Investing: 401ks vs Annuities vs Mutual Funds
Updated on May 22 2019
When it comes to saving for retirement, there are a plethora of options available. Three of the most prominent options are 401ks, annuities, and mutual funds. While these three financial planning options have a lot in common, there are important differences between them and it can be hard to know which one makes the most sense for your unique situation.
Learn about the important differences between 401(k)s, annuities, and mutual funds to make the best decision for your financial future.
A 401(k) is usually offered only through an employer and is a tax-deferred retirement account that employees contribute money into throughout their career. Employees usually deposit money into a 401(k) through a regular paycheck deduction. Taxes are not paid on earnings contributed to a 401(k) when they are made, with the exception of a Roth 401(k), which is funded by after-tax money. Employees often match a percentage of what employees have contributed into the 401(k).
Funds in a 401(k) are then invested into mutual funds, exchange-traded funds (ETFs) or other investments. When the employee retires, funds can be withdrawn from the 401(k) to pay for retirement. Funds withdrawn from the 401(k) are taxed, except for a Roth 401(k) because taxes have already been paid at deposit. If funds are withdrawn from the 401(k) before the age of 59.5, there is an early withdrawal penalty of 10 percent in addition to the income tax on the amount withdrawn.
Additionally, a 401(k) has contribution limits. For 2019, a taxpayer can not contribute more than $19,000 to a 401(k). That limit increases annually and taxpayers over the age of 50 are allowed to contribute an additional $6,000 annually. The contribution limit does not include employer contributions. Many Americans are confused about 401k plans, so it’s important to do your research to fully understand how your 401k plan works.
An annuity is a life insurance policy that works like an investment.
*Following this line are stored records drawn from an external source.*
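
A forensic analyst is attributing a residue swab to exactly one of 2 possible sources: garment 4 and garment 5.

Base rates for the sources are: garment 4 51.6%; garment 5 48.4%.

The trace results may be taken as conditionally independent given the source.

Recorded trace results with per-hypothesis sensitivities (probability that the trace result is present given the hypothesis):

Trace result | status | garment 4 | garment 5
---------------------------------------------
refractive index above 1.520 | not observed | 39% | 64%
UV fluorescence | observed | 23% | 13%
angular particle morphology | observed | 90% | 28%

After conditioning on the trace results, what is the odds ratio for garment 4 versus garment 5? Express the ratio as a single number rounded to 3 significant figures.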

Similar to a contract between an individual and a life insurance company, a policyholder pays a premium and the life insurance policy will promise to pay the policyholder a certain amount each month, usually starting at retirement and continuing until death. Policies are usually purchased with after-tax money but the earnings from the annuity are taxed at withdrawal.
There are two types of annuities, fixed annuities and variable annuities. Fixed annuities guarantee a specific interest rate. Variable annuities are more similar to mutual funds and invest in a pool of money invested in stocks, bonds, and cash but they guarantee income or withdrawal benefits.
Anyone can purchase an annuity, unlike a 401(k) that is usually purchased by a company. Payouts from an annuity are guaranteed for life and can not run out, unlike a 401(k) that will only pay out as much money as is in the account. While heirs can inherit a 401(k) annuity payments usually stop with the death of the policyholder, although there are some plans that make payments to beneficiaries.
Fees associated with annuities can be significantly higher than other investment accounts and policyholders may pay commission fees, benefit rider fees, and more. Similar to a 401(k) annuities have early withdrawal fees but unlike 401(k)s, annuities have no contribution limit and many people purchase them after maxing out their 401(k) contribution.
A mutual fund is a type of security comprised of money collected from many investors to invest in stocks, bonds, money markets, and other assets. Professional money managers operate mutual funds with a goal of producing capital gains or income for investors.
Similar to a variable annuity, a mutual fund also uses pools of money to invest in a variety of stocks, bonds, or cash. Mutual funds holders are taxed for dividends and are subject to capital gains whenever a position is sold, whereas annuities offer a form of protection because dividends issued within sub-accounts are not taxed.
Unlike annuities, which are regulated by state insurance commissioners, mutual funds are regulated through the Securities and Exchange Commission (SEC) and must provide transparency, liquidity, safety, and an audited track record.
Consider Investing Help From a Professional
401(k)s, annuities, and mutual funds are all part of a solid investment strategy and each can have a place in securing your financial future. Enlist the help of a professional financial advisor to understand the important differences between the three and create a financial plan that will carry you through retirement.